The bell-like tone brought an immediate response, for a door opened across the room, and a young woman entered carrying an ice bucket on a stand. Although she was dressed like a man in black trousers and a long-sleeved white shirt, and her dark, straight hair was cut short as any schoolboy’s, her long-limbed figure argued otherwise.

“Hi,” she greeted the diners cheerily. “I’m Isobel.” Placing the ice bucket beside the table, she withdrew a corkscrew from her pocket and proceeded to open the bottle of white wine in the bucket.

“Hello, Isobel,” Cal said appreciatively.

“This,” she said, indicating the bottle between her hands, “is a
good
South African Chardonnay.” She pulled the cork with a practiced twist of a slender wrist, and poured two glasses. “I think you’re going to love it.”

“I love it already.” Cal smiled, adjusting his collar, obviously pleased he’d worn his new shirt.

She winked at him. “Enjoy!”

Isobel disappeared as abruptly as she’d arrived, leaving a gaping hole in the room. The two men fell silent, eating their prawns and sipping wine which, as promised, was very good. No sooner had they laid the fish forks aside, than Caroline entered with two steaming plates of soup.

“It’s plum and parsnip,” she informed them. “I know it sounds hideous, but do try it. Donald would have it every day, but we ration him to Christmas.”

Like the wine, the soup was exceptional. After a perfunctory sniff and an exploratory taste, Calum tilted his plate and scooped away. It was all James could do to keep him from licking the shallow bowl clean.

Next, it was Isobel’s turn to reappear, bringing with her a bottle of red wine, already opened. “I
know
you’re going to like this one. It’s one of my favorites — not terrifically well known but really solid. It’s an eastern Australian Shiraz. And it” — she began pouring — “is” — she filled Cal’s glass — “smashing.”
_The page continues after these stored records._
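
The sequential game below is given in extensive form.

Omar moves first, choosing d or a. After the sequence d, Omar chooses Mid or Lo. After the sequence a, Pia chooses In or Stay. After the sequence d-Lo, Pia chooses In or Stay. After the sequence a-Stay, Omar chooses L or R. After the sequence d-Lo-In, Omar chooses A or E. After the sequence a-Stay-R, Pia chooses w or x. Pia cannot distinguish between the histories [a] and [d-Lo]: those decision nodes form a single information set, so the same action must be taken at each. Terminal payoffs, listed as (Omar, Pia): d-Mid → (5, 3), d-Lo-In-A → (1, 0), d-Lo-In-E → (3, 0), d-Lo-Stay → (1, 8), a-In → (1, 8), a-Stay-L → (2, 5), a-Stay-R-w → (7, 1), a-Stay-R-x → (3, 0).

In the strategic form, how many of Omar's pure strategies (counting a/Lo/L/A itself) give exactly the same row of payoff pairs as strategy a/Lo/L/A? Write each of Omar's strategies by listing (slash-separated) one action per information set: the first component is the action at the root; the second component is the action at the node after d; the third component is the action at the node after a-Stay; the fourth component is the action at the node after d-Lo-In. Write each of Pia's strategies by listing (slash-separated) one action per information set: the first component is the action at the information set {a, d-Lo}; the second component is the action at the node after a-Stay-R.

Row for a/Lo/L/A (columns In/w, In/x, Stay/w, Stay/x): (1,8) (1,8) (2,5) (2,5).
Under a/Lo/L/A, Omar's choice at the node after d and at the node after d-Lo-In can never be reached regardless of what Pia does, so varying those choices leaves every outcome unchanged.
Holding the reachable choices fixed and varying the unreachable ones freely already gives 2 × 2 = 4 equivalent strategies.
No other strategy reproduces this row, so those 4 are the full class: a/Mid/L/A, a/Mid/L/E, a/Lo/L/A, a/Lo/L/E.

4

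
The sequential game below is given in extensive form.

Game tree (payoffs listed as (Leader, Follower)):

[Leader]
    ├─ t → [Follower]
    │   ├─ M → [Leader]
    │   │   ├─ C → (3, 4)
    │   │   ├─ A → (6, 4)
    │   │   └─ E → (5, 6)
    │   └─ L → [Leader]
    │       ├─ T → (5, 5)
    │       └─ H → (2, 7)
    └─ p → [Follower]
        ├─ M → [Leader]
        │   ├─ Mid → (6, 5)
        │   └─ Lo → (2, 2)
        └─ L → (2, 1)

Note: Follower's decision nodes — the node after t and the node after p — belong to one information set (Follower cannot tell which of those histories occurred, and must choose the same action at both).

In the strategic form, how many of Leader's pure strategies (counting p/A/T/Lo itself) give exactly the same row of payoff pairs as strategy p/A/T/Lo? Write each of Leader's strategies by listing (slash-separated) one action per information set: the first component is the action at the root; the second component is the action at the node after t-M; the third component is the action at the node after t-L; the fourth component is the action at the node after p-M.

6

Row for p/A/T/Lo (columns M, L): (2,2) (2,1).
Under p/A/T/Lo, Leader's choice at the node after t-M and at the node after t-L can never be reached regardless of what Follower does, so varying those choices leaves every outcome unchanged.
Holding the reachable choices fixed and varying the unreachable ones freely already gives 3 × 2 = 6 equivalent strategies.
No other strategy reproduces this row, so those 6 are the full class: p/C/T/Lo, p/C/H/Lo, p/A/T/Lo, p/A/H/Lo, p/E/T/Lo, p/E/H/Lo.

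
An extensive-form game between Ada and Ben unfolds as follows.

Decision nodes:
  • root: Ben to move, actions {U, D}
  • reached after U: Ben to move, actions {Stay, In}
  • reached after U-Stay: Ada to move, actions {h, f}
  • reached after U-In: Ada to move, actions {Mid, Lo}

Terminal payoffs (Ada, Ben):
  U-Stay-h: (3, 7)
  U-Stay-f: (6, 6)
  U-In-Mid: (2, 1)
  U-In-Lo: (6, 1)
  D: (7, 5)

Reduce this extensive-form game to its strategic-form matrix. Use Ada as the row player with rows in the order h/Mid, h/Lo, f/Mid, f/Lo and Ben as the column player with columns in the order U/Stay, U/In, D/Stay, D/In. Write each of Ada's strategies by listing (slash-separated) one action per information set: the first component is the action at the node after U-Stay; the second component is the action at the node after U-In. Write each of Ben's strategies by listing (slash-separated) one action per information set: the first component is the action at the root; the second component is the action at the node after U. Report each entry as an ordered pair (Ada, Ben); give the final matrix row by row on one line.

h/Mid: (3,7) (2,1) (7,5) (7,5) | h/Lo: (3,7) (6,1) (7,5) (7,5) | f/Mid: (6,6) (2,1) (7,5) (7,5) | f/Lo: (6,6) (6,1) (7,5) (7,5)

Row h/Mid: U/Stay→(3,7), U/In→(2,1), D/Stay→(7,5), D/In→(7,5)
Row h/Lo: U/Stay→(3,7), U/In→(6,1), D/Stay→(7,5), D/In→(7,5)
Row f/Mid: U/Stay→(6,6), U/In→(2,1), D/Stay→(7,5), D/In→(7,5)
Row f/Lo: U/Stay→(6,6), U/In→(6,1), D/Stay→(7,5), D/In→(7,5)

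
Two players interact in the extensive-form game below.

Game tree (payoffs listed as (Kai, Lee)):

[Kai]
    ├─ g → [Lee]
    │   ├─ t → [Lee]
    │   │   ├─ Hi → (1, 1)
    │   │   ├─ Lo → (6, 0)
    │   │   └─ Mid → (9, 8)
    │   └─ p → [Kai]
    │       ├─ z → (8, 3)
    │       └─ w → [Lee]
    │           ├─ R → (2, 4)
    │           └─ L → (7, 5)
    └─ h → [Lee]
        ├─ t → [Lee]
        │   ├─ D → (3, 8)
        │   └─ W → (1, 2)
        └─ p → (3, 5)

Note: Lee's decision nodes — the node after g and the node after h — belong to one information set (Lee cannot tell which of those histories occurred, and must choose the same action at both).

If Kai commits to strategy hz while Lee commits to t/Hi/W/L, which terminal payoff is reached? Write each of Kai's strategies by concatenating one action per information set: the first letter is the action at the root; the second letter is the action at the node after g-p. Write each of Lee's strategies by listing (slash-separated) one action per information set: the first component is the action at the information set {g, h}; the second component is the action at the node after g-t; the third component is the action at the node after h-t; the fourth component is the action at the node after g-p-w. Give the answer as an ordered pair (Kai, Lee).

(1, 2)

Trace the play path from the root:
  Kai plays h
  Lee plays t at [h]
  Lee plays W at [h-t]
→ terminal payoff (1, 2).
(Kai's choice at the node after g-p is never reached on this path, so it doesn't affect the outcome.)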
She filled James’ glass, and then removed the half-empty white wine goblets. “Enjoy!”

“Is this all you do?” Cal asked her.

“I cook as well,” she confided. “Starters, salads, and desserts — which are my specialty.”

“Will you marry me?” asked Cal.

She gave him a dazzling smile. “Why don’t we wait until pudding? In case you change your mind.”
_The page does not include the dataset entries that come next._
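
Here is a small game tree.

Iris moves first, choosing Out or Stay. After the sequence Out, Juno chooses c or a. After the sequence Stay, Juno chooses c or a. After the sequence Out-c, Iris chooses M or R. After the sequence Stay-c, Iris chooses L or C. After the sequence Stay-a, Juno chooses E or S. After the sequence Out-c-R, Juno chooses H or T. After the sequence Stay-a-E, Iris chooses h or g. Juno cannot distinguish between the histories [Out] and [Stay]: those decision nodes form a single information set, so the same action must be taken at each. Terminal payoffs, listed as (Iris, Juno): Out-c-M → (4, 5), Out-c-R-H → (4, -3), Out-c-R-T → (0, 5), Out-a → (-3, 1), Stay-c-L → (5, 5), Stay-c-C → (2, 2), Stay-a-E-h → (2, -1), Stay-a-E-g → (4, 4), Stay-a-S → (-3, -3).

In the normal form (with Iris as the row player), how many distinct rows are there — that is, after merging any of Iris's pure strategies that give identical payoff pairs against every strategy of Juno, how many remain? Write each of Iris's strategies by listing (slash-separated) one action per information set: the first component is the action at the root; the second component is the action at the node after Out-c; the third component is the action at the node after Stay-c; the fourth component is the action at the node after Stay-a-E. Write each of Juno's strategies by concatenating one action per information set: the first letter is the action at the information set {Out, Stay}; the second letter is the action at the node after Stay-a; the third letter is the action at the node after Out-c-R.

Iris has 16 pure strategies: Out/M/L/h, Out/M/L/g, Out/M/C/h, Out/M/C/g, Out/R/L/h, Out/R/L/g, Out/R/C/h, Out/R/C/g, Stay/M/L/h, Stay/M/L/g, Stay/M/C/h, Stay/M/C/g, Stay/R/L/h, Stay/R/L/g, Stay/R/C/h, Stay/R/C/g. Columns: cEH, cET, cSH, cST, aEH, aET, aSH, aST.
{Out/M/L/h, Out/M/L/g, Out/M/C/h, Out/M/C/g} → row (4,5) (4,5) (4,5) (4,5) (-3,1) (-3,1) (-3,1) (-3,1)
{Out/R/L/h, Out/R/L/g, Out/R/C/h, Out/R/C/g} → row (4,-3) (0,5) (4,-3) (0,5) (-3,1) (-3,1) (-3,1) (-3,1)
{Stay/M/L/h, Stay/R/L/h} → row (5,5) (5,5) (5,5) (5,5) (2,-1) (2,-1) (-3,-3) (-3,-3)
{Stay/M/L/g, Stay/R/L/g} → row (5,5) (5,5) (5,5) (5,5) (4,4) (4,4) (-3,-3) (-3,-3)
{Stay/M/C/h, Stay/R/C/h} → row (2,2) (2,2) (2,2) (2,2) (2,-1) (2,-1) (-3,-3) (-3,-3)
{Stay/M/C/g, Stay/R/C/g} → row (2,2) (2,2) (2,2) (2,2) (4,4) (4,4) (-3,-3) (-3,-3)
That's 6 distinct rows out of 16 strategies.

6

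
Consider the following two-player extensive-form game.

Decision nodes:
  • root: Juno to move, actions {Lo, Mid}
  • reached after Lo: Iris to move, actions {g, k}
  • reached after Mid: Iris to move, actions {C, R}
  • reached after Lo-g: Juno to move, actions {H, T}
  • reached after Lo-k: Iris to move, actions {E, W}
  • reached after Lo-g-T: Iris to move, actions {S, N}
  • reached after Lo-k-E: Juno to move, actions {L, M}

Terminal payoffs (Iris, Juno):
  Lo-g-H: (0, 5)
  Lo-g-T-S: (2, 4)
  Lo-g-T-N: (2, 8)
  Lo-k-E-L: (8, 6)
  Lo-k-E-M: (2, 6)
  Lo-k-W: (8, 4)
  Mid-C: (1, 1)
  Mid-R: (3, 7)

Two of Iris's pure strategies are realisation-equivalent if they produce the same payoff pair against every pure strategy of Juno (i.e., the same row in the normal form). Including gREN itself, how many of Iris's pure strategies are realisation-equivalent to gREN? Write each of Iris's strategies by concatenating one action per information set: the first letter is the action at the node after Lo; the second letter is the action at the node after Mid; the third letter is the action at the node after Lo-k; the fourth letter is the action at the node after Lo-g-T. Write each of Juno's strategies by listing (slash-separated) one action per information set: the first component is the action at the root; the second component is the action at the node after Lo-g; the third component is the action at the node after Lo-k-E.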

With that, she was gone again. Caroline arrived a moment later with a tray of steaming plates. “These are hot,” she warned, placing a plate before each of her guests. The air was suddenly filled with a heavenly aroma.

“Lamb and potatoes.” Cal sighed happily. “They must be able to read my mind.”

“Everyone can read your mind, Cal,” James remarked. “Whatever you’re thinking is on your face before you open your mouth. Enjoy!” Raising his glass, he took a deliberately large sip. The red, in James’ estimation, was even better than the white. Although partial to reds, he knew nothing whatsoever about wine — except to stay far, far away from that nasty Khazak stuff the Afghans served the UN troops. What the soldiers didn’t drink, they used to clean their rifles; it stripped away old grease and did not leave a sticky residue.